81. Letter From the Under Secretary of State (Ball) to the Director, Food for Peace (McGovern)0

Dear George: Your memorandum of November 3 to Chester Bowles1 came at a time when we were actively considering the question of foodstuffs for the people of mainland China. The Chinese Communists have admitted to Viscount Montgomery2 and others that the 1961 harvest will be disappointing for the third successive year. Thus it would seem likely that Peiping’s prospects for feeding its expanding and already undernourished population may become very grim in the early months of next year.

At Mr. Bowles’ request, a statement of the recommended United States position was prepared in the Department’s Bureau of Far Eastern Affairs.
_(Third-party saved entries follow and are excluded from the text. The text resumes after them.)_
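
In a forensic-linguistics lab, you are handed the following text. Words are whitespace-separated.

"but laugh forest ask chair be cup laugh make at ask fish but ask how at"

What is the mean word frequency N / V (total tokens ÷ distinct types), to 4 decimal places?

1.4545

N = 16 tokens, V = 11 types.
Mean frequency = N / V = 16 / 11 = 1.4545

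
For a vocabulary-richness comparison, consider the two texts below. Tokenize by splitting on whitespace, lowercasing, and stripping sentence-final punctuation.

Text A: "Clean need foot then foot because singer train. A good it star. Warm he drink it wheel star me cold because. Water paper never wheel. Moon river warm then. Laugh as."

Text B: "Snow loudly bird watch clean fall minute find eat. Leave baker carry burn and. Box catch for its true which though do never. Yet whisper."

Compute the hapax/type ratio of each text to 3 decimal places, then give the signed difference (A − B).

-0.292

A: hapax=17, V=24, ratio=0.708
B: hapax=25, V=25, ratio=1.000
Difference = 0.708 − 1.000 = -0.292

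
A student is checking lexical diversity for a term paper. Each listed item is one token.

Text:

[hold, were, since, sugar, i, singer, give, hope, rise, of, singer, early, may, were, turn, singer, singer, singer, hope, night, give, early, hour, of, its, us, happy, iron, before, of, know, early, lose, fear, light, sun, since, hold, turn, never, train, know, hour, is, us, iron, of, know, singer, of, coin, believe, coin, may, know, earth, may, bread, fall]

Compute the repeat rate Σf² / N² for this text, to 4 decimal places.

Frequencies: singer:6, of:5, know:4, early:3, may:3, hold:2, were:2, since:2, give:2, hope:2, turn:2, hour:2, us:2, iron:2, coin:2, sugar:1, i:1, rise:1, night:1, its:1, … (13 more, each freq 1)
Σf² = 153; N² = 3481
Repeat rate = 153 / 3481 = 0.0440

0.0440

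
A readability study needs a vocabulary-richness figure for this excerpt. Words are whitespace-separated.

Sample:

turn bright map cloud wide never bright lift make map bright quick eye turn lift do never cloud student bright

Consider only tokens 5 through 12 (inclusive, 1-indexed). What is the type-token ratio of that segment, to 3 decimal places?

Segment tokens 5–12: wide, never, bright, lift, make, map, bright, quick
Segment N = 8, segment V = 7.
TTR = 7 / 8 = 0.875

0.875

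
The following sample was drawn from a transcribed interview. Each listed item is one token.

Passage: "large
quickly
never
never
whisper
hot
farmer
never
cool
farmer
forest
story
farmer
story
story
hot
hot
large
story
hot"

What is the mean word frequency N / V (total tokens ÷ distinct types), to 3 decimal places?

2.222

N = 20 tokens, V = 9 types.
Mean frequency = N / V = 20 / 9 = 2.222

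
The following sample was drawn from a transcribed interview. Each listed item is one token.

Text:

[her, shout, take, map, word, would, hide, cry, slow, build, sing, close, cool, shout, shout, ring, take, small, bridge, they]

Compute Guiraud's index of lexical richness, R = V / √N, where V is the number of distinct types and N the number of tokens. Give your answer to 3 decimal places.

N = 20, V = 17.
√N = 4.472136
R = 17 / 4.472136 = 3.801

3.801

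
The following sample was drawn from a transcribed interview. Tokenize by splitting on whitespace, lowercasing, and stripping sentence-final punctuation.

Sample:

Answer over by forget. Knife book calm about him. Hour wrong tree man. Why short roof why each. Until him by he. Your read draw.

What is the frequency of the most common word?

2

Frequencies: by:2, him:2, why:2, answer:1, over:1, forget:1, knife:1, book:1, calm:1, about:1, hour:1, wrong:1, tree:1, man:1, short:1, roof:1, each:1, until:1, he:1, your:1, … (2 more, each freq 1)
Most common: 'by' with frequency 2.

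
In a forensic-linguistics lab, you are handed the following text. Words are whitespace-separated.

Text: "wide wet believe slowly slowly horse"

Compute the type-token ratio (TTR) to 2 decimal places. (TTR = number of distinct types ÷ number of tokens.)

0.83

N = 6 tokens, V = 5 types.
TTR = V / N = 5 / 6 = 0.83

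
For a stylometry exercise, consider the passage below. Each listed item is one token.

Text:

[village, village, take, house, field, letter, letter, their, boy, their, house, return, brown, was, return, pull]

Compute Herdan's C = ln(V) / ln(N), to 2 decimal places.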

A copy of that statement is enclosed.3 As you will see, our salient conclusions are these: first, that there is no change in the presumption [Page 175] that the Chinese Communists will not ask for United States help and would refuse it if offered; second, that the United States should not take the initiative in offering such relief; third, that the United States Government should not now prejudge its reaction in the unlikely event that a Chinese Communist request is received, but that certain important criteria as to whether to offer relief and the manner of doing so can now be set forth.4

I enclose also a copy of a telegram which we sent to Ambassador Everton in Rangoon, in response to a suggestion which he relayed from U Nu to the effect that the United States provide wheat to Communist China by means of a triangular PL 480 Title I deal through Burma.5 I believe that our telegram succinctly sets forth the Department’s thinking on the issue.

I should be much interested in learning your thinking on the problem.

Sincerely,

George W. Ball6
  1. Source: Department of State, Central Files, 893.03/12-661. Secret. Drafted by Lindsey Grant of the Office of Chinese Affairs. Concurred in by the Bureau of Economic Affairs, the Legal Adviser’s Office, and the Agency for International Development.
  2. This memorandum requested a statement of policy concerning “overtures of food assistance to Red China.” (Ibid., 893.03/11-361)
  3. British Field Marshal Bernard Law Montgomery.
  4. Not found attached; presumably it was the statement of policy set forth in a November 21 memorandum from McConaughy to Ball, which Ball approved on December 6.
  5. The memorandum stated that consideration should be given only to a firm, although not necessarily public, Chinese request for food, only to the direct supply of food as a humanitarian gesture rather than to a sale or quasi-commercial arrangement, and only to an arrangement in which relief foodstuffs would actually reach those in need.
  6. Telegram 296 to Rangoon, November 27, approved by Rusk, stated that such a proposal would “be bound to create an extremely sensitive political problem for this country” and that “This consideration has added force in a period when Peiping seems to be splitting even from Moscow in pursuance of a more aggressive policy, and when our own contacts with the Chinese Communist authorities show no inclination or desire on their part to lessen the threat or reduce tensions in the area. Southeast Asia is now exposed to a particularly vigorous penetration effort by the Communist bloc.” (Department of State, Central Files, 811.0093/11-2761) Further documentation on this proposal is ibid., 811.0093 and FE/EA Files: Lot 65 D 93, Trade with Communist China, 1961.
  7. Printed from a copy that indicates Ball signed the original. Ball had assumed the position of Under Secretary of State between the drafting of the letter and its signature.